10 April 2019

Program Note



Alleluia in A-flat, Op.33


Although it may seem odd for a choral piece written in our day. This program note will actually begin with Tchaikovsky. In a box of LP's given me by my great-aunt when I was a mere slip of a boy, was one platter with a few classical music selections, one of which was the 1812 Overture. I came immediately to love it then, and even though we can count on the Boston Pops to play the piece every fourth of July whether we need to hear it or not (so to say) I love it still.


For our purposes this evening, suffice it to add that the opening solemn cello choir of the Overture has been in my ear most of my life.

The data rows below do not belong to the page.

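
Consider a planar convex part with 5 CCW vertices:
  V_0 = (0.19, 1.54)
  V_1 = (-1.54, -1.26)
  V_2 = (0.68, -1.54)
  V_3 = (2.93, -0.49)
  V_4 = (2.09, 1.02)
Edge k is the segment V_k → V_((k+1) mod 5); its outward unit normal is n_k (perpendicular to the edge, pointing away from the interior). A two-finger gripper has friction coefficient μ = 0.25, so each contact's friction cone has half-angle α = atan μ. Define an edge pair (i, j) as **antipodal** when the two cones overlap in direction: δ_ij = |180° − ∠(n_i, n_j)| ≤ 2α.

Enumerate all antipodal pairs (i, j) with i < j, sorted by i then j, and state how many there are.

α = atan 0.25 = 14.04°;  2α = 28.07°
n_0 = (-0.8507, +0.5256)
n_1 = (-0.1251, -0.9921)
n_2 = (+0.4229, -0.9062)
n_3 = (+0.8739, +0.4861)
n_4 = (+0.2640, +0.9645)
  (0,1): δ = 65.48°  ·
  (0,2): δ = 33.27°  ·
  (0,3): δ = 60.80°  ·
  (0,4): δ = 106.40°  ·
  (1,2): δ = 147.79°  ·
  (1,3): δ = 53.72°  ·
  (1,4): δ = 8.12°  ✓
  (2,3): δ = 85.93°  ·
  (2,4): δ = 40.32°  ·
  (3,4): δ = 134.39°  ·
antipodal pairs: 1

count = 1; pairs: (1,4)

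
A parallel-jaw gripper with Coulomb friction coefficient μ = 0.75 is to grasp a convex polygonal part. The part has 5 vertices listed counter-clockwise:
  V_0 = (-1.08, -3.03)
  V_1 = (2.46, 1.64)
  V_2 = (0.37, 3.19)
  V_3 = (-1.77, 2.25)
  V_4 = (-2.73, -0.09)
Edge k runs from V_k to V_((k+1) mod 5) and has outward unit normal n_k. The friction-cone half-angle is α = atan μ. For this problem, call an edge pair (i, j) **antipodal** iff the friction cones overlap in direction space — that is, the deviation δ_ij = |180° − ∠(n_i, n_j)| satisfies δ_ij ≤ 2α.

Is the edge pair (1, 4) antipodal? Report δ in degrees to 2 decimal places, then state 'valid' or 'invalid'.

α = atan 0.75 = 36.87°;  2α = 73.74°
edge 1: e_1 = (-2.09, +1.55);  n_1 = (+0.5957, +0.8032)
edge 4: e_4 = (+1.65, -2.94);  n_4 = (-0.8721, -0.4894)
∠(n_1, n_4) = 155.86°
δ = |180° − 155.86°| = 24.14°
24.14° ≤ 2α = 73.74°  →  valid

δ = 24.14°, valid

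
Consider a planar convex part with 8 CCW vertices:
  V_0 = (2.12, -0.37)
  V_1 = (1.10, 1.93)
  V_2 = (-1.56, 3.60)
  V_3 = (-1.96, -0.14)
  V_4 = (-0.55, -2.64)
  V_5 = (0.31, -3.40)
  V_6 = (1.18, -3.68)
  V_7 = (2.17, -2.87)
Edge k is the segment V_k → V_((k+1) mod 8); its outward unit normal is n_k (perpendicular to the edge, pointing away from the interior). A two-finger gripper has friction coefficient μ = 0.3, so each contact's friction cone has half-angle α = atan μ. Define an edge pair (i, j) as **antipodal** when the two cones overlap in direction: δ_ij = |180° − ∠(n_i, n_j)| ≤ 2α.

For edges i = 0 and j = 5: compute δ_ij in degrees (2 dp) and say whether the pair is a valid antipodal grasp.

α = atan 0.3 = 16.70°;  2α = 33.40°
edge 0: e_0 = (-1.02, +2.30);  n_0 = (+0.9141, +0.4054)
edge 5: e_5 = (+0.87, -0.28);  n_5 = (-0.3064, -0.9519)
∠(n_0, n_5) = 131.76°
δ = |180° − 131.76°| = 48.24°
48.24° > 2α = 33.40°  →  invalid

δ = 48.24°, invalid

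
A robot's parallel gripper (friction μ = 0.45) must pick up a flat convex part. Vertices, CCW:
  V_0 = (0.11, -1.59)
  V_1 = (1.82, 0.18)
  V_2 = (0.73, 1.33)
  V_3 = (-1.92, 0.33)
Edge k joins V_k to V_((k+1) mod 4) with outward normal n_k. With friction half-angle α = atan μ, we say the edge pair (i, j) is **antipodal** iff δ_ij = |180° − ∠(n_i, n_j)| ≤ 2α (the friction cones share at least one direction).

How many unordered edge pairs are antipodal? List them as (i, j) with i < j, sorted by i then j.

α = atan 0.45 = 24.23°;  2α = 48.46°
n_0 = (+0.7192, -0.6948)
n_1 = (+0.7258, +0.6879)
n_2 = (-0.3531, +0.9356)
n_3 = (-0.6871, -0.7265)
  (0,1): δ = 92.52°  ·
  (0,2): δ = 25.31°  ✓
  (0,3): δ = 90.61°  ·
  (1,2): δ = 112.79°  ·
  (1,3): δ = 3.13°  ✓
  (2,3): δ = 64.08°  ·
antipodal pairs: 2

count = 2; pairs: (0,2), (1,3)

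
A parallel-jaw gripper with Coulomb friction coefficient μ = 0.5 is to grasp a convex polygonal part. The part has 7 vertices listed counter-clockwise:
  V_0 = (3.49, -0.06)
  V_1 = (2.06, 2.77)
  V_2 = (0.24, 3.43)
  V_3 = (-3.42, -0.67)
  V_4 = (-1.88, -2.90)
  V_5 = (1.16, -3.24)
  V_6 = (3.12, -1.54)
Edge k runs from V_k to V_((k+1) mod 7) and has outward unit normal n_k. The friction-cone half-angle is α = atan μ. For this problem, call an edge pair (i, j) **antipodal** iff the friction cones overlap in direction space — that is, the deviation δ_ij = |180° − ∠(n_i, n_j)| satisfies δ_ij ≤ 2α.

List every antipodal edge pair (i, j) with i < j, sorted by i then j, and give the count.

α = atan 0.5 = 26.57°;  2α = 53.13°
n_0 = (+0.8925, +0.4510)
n_1 = (+0.3409, +0.9401)
n_2 = (-0.7460, +0.6659)
n_3 = (-0.8229, -0.5683)
n_4 = (-0.1111, -0.9938)
n_5 = (+0.6552, -0.7554)
n_6 = (+0.9701, -0.2425)
  (0,1): δ = 136.74°  ·
  (0,2): δ = 68.56°  ·
  (0,3): δ = 7.82°  ✓
  (0,4): δ = 56.81°  ·
  (0,5): δ = 104.13°  ·
  (0,6): δ = 139.16°  ·
  (1,2): δ = 111.82°  ·
  (1,3): δ = 35.44°  ✓
  (1,4): δ = 13.55°  ✓
  (1,5): δ = 60.87°  ·
  (1,6): δ = 95.90°  ·
  (2,3): δ = 103.62°  ·
  (2,4): δ = 54.63°  ·
  (2,5): δ = 7.31°  ✓
  (2,6): δ = 27.72°  ✓
  (3,4): δ = 131.01°  ·
  (3,5): δ = 83.69°  ·
  (3,6): δ = 48.66°  ✓
  (4,5): δ = 132.68°  ·
  (4,6): δ = 97.65°  ·
  (5,6): δ = 144.97°  ·
antipodal pairs: 6

count = 6; pairs: (0,3), (1,3), (1,4), (2,5), (2,6), (3,6)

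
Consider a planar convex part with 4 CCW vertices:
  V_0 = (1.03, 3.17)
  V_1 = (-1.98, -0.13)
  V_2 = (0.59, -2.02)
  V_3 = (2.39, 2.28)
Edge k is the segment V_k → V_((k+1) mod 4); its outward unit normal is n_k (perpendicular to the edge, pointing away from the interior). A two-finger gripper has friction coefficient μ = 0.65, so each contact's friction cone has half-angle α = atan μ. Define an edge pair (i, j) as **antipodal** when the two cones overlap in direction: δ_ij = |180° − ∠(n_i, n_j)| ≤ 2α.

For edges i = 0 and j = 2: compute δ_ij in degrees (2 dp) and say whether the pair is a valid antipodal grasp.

δ = 19.65°, valid

α = atan 0.65 = 33.02°;  2α = 66.05°
edge 0: e_0 = (-3.01, -3.30);  n_0 = (-0.7388, +0.6739)
edge 2: e_2 = (+1.80, +4.30);  n_2 = (+0.9224, -0.3861)
∠(n_0, n_2) = 160.35°
δ = |180° − 160.35°| = 19.65°
19.65° ≤ 2α = 66.05°  →  valid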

One day when I was in St Petersburg in my early 30s I was walking from the office of what was then the St. Petersburg Press to the Metro station. Every time I walked to or from the office, I passed by a church,which had only recently resumed its proper function as a church, after being closed (or used as a warehouse) for most of the Soviet era. On this day, I was arrested in my walk because out from a cupola atop the church there came the enchanting sound of a choir singing an anthem, which I immediately recognized as the opening of the 1812 Overture. I checked the church calendar and I've learned that this piece which I had known from my youth is an anthem for the Feast of the Epiphany.

During my residency in St Petersburg, my ear would be agreeably steeped in the rich sound of the Russian Orthodox liturgical musical tradition.

Even though the ethereal sound of the voices was somewhat exotic, it reminded me deeply what a rich experience it had been singing in my high school chorus and in a church choir.
My Alleluia here tonight, which is dedicated to the wonderful artist Irina Pisarenko. Is thus of a musical character congruent with the Russian choral music I had come to love so well. The musical organization, though, is a modest adaptation of the sonatina design which Mozart favored for a number of his Andante movements.

The final, and rather amusing, note for this piece is that the response of the first Boston church music director to whom I showed the Alleluia was literally “I see no reason to perform this piece.”

It was the first piece of mine to be published, by Lux Nova Press, and within a couple of years it had been sung on three continents.